As you can see from the video, all steps can be performed by voice commands as if interacting with a robot.
This project works on ROS system and depends on these 2 repo.
Before clone this repo, Follow the installation instructions for each repository.
Install the following libraries according to your PC environment. When executing the code, you may find other libraries that need to be installed, in which case, please install them accordingly.
- pytorch geometric (https://pytorch-geometric.readthedocs.io/en/latest/notes/installation.html)
- pytorch
- fasttext (https://fasttext.cc/docs/en/support.html)
- pyaudio
$ cd catkin_ws/src
$ git clone git@github.com:Nao-Y1996/master_project.git
$ cd ..
$ catkin_make
$ source devel/setup.bash
before runing the code, you need to download fasttext model. (https://fasttext.cc/docs/en/crawl-vectors.html)
$ roscd master_project
$ cd script/w2v_model
$ python3 load_model.py
In this repo, speech2text client library is used. So, follow the installation instructions (https://cloud.google.com/speech-to-text/docs/libraries#client-libraries-install-python) and download a JSON key file.
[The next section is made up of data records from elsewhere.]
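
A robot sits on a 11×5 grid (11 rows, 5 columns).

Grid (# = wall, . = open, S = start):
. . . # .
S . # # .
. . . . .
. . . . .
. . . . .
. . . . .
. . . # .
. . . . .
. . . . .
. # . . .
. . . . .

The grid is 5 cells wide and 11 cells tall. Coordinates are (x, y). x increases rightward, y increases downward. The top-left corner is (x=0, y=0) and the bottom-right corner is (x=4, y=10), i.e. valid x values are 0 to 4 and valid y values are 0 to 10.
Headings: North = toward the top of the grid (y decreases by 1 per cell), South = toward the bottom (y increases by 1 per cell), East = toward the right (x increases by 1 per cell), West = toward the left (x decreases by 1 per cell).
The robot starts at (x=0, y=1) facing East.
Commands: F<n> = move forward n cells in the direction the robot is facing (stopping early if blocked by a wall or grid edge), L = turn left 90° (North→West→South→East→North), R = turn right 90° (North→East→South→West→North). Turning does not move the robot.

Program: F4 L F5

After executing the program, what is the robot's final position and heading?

Answer: Final position: (x=1, y=0), facing North

Derivation:
Start: (x=0, y=1), facing East
  F4: move forward 1/4 (blocked), now at (x=1, y=1)
  L: turn left, now facing North
  F5: move forward 1/5 (blocked), now at (x=1, y=0)
Final: (x=1, y=0), facing North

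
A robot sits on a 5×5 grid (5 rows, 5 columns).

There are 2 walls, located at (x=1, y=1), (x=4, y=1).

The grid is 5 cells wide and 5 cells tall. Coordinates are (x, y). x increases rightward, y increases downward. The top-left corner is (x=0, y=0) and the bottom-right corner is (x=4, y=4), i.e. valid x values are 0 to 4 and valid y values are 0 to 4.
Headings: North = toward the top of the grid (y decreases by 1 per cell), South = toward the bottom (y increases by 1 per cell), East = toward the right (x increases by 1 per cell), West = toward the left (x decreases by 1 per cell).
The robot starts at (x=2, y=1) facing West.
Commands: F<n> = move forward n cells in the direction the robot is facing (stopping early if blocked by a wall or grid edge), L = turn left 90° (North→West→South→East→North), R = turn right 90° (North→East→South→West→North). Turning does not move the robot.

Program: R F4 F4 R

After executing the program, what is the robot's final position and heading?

Answer: Final position: (x=2, y=0), facing East

Derivation:
Start: (x=2, y=1), facing West
  R: turn right, now facing North
  F4: move forward 1/4 (blocked), now at (x=2, y=0)
  F4: move forward 0/4 (blocked), now at (x=2, y=0)
  R: turn right, now facing East
Final: (x=2, y=0), facing East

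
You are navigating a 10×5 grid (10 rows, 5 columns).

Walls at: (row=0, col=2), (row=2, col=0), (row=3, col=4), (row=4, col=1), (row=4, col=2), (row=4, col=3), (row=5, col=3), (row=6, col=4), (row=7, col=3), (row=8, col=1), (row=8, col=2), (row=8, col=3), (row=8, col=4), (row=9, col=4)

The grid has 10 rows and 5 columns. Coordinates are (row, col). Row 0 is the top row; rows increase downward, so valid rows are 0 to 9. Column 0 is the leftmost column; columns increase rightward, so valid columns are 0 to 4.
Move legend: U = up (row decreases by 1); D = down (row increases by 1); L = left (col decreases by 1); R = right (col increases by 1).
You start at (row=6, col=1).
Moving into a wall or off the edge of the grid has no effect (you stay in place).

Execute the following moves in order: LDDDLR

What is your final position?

Start: (row=6, col=1)
  L (left): (row=6, col=1) -> (row=6, col=0)
  D (down): (row=6, col=0) -> (row=7, col=0)
  D (down): (row=7, col=0) -> (row=8, col=0)
  D (down): (row=8, col=0) -> (row=9, col=0)
  L (left): blocked, stay at (row=9, col=0)
  R (right): (row=9, col=0) -> (row=9, col=1)
Final: (row=9, col=1)

Answer: Final position: (row=9, col=1)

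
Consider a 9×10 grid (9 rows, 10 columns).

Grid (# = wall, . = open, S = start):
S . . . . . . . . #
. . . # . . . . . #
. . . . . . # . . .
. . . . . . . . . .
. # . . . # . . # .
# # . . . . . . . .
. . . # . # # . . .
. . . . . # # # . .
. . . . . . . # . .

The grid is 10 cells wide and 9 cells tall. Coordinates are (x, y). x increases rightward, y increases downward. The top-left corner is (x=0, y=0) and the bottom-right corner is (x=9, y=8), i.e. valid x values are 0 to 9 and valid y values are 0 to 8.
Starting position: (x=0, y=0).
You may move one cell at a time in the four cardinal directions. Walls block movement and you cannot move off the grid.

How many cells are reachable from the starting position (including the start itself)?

BFS flood-fill from (x=0, y=0):
  Distance 0: (x=0, y=0)
  Distance 1: (x=1, y=0), (x=0, y=1)
  Distance 2: (x=2, y=0), (x=1, y=1), (x=0, y=2)
  Distance 3: (x=3, y=0), (x=2, y=1), (x=1, y=2), (x=0, y=3)
  Distance 4: (x=4, y=0), (x=2, y=2), (x=1, y=3), (x=0, y=4)
  Distance 5: (x=5, y=0), (x=4, y=1), (x=3, y=2), (x=2, y=3)
  Distance 6: (x=6, y=0), (x=5, y=1), (x=4, y=2), (x=3, y=3), (x=2, y=4)
  Distance 7: (x=7, y=0), (x=6, y=1), (x=5, y=2), (x=4, y=3), (x=3, y=4), (x=2, y=5)
  Distance 8: (x=8, y=0), (x=7, y=1), (x=5, y=3), (x=4, y=4), (x=3, y=5), (x=2, y=6)
  Distance 9: (x=8, y=1), (x=7, y=2), (x=6, y=3), (x=4, y=5), (x=1, y=6), (x=2, y=7)
  Distance 10: (x=8, y=2), (x=7, y=3), (x=6, y=4), (x=5, y=5), (x=0, y=6), (x=4, y=6), (x=1, y=7), (x=3, y=7), (x=2, y=8)
  Distance 11: (x=9, y=2), (x=8, y=3), (x=7, y=4), (x=6, y=5), (x=0, y=7), (x=4, y=7), (x=1, y=8), (x=3, y=8)
  Distance 12: (x=9, y=3), (x=7, y=5), (x=0, y=8), (x=4, y=8)
  Distance 13: (x=9, y=4), (x=8, y=5), (x=7, y=6), (x=5, y=8)
  Distance 14: (x=9, y=5), (x=8, y=6), (x=6, y=8)
  Distance 15: (x=9, y=6), (x=8, y=7)
  Distance 16: (x=9, y=7), (x=8, y=8)
  Distance 17: (x=9, y=8)
Total reachable: 74 (grid has 74 open cells total)

Answer: Reachable cells: 74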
Then, put the key file under master_project/script
Then, you need to modify following code.
master_project/script/speech2text.py
At the line 12, change "/serene-star-322806-748861ca74d7.json" to JSON key file that you just downloaded
SERVICE_ACCOUNT_KEY = os.path.dirname(os.path.abspath(__file__)) +"/yourJSONkey.json"
Connect the xtion camera to the PC and (If using HSR robot, please start up the robot) Launch the 7 terminals.
- Terminal 1
Object recognition node by YOLO, etc. is executed.
roslaunch master_project xtion.launch # when xtion camera
roslaunch master_project hsr.launch # when hsr robot
- Terminal 2
This is a node for pseudo interaction with the robot. Please enter your username when the node is launched. The demo video uses HSR, which allows the robot to speak, making the interaction more realistic. when using the xtion camera, instead of the robot speaking, the terminal displays the robot's speech.
rosrun master_project interaction_server.py
- Terminal 3
The speech recognition node that send your voice commands to the interaction_server node is executed.
rosrun master_project speech2text.py
- Terminal 4
This is the node that stores and distributes the data acquired by the camera.
rosrun master_project data_publisher.py
- Terminal 5
This is a node that receives data and performs state recognition.
rosrun master_project data_subscriber.py
- Terminal 6
This is a node that receives the results of state recognition and displays the results.
rosrun master_project probability_subscriber.py
- Terminal 7
This is the node where the recognition model is trained.
rosrun master_project classification_nnconv_auto.py
- 「モードの確認」
- you can check the robot mode.
- 「記録して」
- you can start teaching your state.
- 「モデルの学習を開始」
- you can execute training of GNN.
- 「認識モード」
- you can change robot mode to recognition mode.
For other voice command, check script/interaction_server.py
The recognition model is built by a graph neural network. The input is a graph that maps human faces and surrounding objects to nodes. Node features: Meaning of objects (300 dimensional word distributed representation of object names (human face is a word distributed representation of ”face”)) Edge features: positional relationship of nodes (3-dimensional relative position vector)
The recognition model is strongly influenced by the combination of objects. On the other hand, even if the combination is exactly the same, it can be trained if the positional relationships are different (more data required for training)
GNN is using Edge-Conditioned Convolution (https://arxiv.org/abs/1704.02901)
For details, see script/classification_nnconv_auto.py